Thanks for the feedback. I've added back the explanatory banner message at the top of all HEPData web pages. I'll keep this banner message at least until the release of Rivet 3.2.0. The choice of "YODA" and "YODA1" rather than "YODA2" and "YODA1" was the preference of the Rivet/YODA developers (@20DM) and reflects the class names in the latest YODA software.
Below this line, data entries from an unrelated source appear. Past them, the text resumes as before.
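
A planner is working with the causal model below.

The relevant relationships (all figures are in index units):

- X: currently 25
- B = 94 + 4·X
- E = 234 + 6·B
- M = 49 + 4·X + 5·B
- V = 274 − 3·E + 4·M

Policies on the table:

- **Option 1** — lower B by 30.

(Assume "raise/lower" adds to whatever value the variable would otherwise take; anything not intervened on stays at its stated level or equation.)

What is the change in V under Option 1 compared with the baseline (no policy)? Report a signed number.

-60

Baseline:
  X = 25
  B = 94 + 4·25 = 194
  E = 234 + 6·194 = 1398
  M = 49 + 4·25 + 5·194 = 1119
  V = 274 − 3·1398 + 4·1119 = 556
Option 1 (B − 30):
  X = 25
  B = 94 + 4·25 (−30 from intervention) = 164
  E = 234 + 6·164 = 1218
  M = 49 + 4·25 + 5·164 = 969
  V = 274 − 3·1218 + 4·969 = 496
Change in V: 496 − 556 = -60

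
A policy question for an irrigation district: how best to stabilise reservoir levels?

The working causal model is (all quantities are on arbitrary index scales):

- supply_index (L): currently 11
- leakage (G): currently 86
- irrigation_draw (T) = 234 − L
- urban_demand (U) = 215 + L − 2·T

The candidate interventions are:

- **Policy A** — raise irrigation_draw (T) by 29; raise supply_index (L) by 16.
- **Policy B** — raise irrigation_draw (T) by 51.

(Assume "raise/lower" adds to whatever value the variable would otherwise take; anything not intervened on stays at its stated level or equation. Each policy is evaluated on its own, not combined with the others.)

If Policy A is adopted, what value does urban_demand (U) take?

Policy A (T + 29, L + 16):
  L = 11 + 16 = 27
  T = 234 − 27 (+29 from intervention) = 236
  U = 215 + 27 − 2·236 = -230

-230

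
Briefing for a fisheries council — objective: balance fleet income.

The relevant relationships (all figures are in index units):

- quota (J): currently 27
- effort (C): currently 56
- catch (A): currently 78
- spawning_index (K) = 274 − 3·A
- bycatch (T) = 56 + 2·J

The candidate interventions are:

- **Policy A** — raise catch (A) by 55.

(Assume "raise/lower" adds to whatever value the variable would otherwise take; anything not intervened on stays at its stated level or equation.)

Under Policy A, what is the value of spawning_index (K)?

Policy A (A + 55):
  A = 78 + 55 = 133
  K = 274 − 3·133 = -125

-125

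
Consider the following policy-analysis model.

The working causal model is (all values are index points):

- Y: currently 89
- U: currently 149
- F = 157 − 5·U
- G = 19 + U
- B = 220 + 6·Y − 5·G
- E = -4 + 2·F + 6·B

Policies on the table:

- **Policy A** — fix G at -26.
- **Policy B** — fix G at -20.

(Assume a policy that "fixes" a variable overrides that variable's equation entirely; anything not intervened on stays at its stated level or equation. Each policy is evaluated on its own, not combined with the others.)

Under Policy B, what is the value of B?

854

Policy B (G := -20):
  Y = 89
  U = 149
  G = -20
  B = 220 + 6·89 − 5·(-20) = 854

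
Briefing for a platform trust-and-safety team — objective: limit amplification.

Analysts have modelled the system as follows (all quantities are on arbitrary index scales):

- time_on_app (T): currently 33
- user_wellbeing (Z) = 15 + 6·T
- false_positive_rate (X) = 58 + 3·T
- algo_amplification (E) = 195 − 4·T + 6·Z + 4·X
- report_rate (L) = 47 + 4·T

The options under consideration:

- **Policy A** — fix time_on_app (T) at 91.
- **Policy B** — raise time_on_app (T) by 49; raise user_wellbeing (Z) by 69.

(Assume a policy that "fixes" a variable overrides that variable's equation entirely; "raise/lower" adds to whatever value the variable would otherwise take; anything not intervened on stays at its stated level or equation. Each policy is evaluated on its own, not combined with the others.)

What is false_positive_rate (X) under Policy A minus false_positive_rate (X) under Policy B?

Policy A (T := 91):
  T = 91
  X = 58 + 3·91 = 331
Policy B (T + 49, Z + 69):
  T = 33 + 49 = 82
  X = 58 + 3·82 = 304
X: 331 − 304 = 27

27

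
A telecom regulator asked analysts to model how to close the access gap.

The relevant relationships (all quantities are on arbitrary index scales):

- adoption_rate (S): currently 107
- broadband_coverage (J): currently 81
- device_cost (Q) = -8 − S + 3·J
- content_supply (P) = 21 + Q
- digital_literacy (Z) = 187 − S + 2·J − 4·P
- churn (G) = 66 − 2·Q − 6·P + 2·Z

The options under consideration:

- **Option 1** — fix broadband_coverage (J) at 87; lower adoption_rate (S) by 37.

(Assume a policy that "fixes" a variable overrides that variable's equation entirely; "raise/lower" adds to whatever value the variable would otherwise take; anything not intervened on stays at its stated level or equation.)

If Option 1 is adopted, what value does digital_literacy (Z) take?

Option 1 (J := 87, S − 37):
  S = 107 − 37 = 70
  J = 87
  Q = -8 − 70 + 3·87 = 183
  P = 21 + 183 = 204
  Z = 187 − 70 + 2·87 − 4·204 = -525

-525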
I think the idea is that YODA2 will become the default YODA format and YODA1 will become deprecated and eventually dropped. But for now, it should still be easy to obtain the YODA1 format from HEPData, although a change yodayoda1 might be needed in download scripts. The YODA homepage shows that YODA 2.0.0alpha was released on 2023-10-01 and YODA 2.0.0 (non-alpha) was released on 2023-12-22. The default GitLab branch is now release-2-0-x rather than release-1-9-x. I think you're correct that HEPData is early in adopting YODA2 and it is probably not yet used within the collaborations, but the work on the YAML → YODA2 conversion was already completed last year by @20DM and so we decided to release it. In case of further questions on the expected YODA1 → YODA2 transition, please contact the Rivet/YODA developers directly.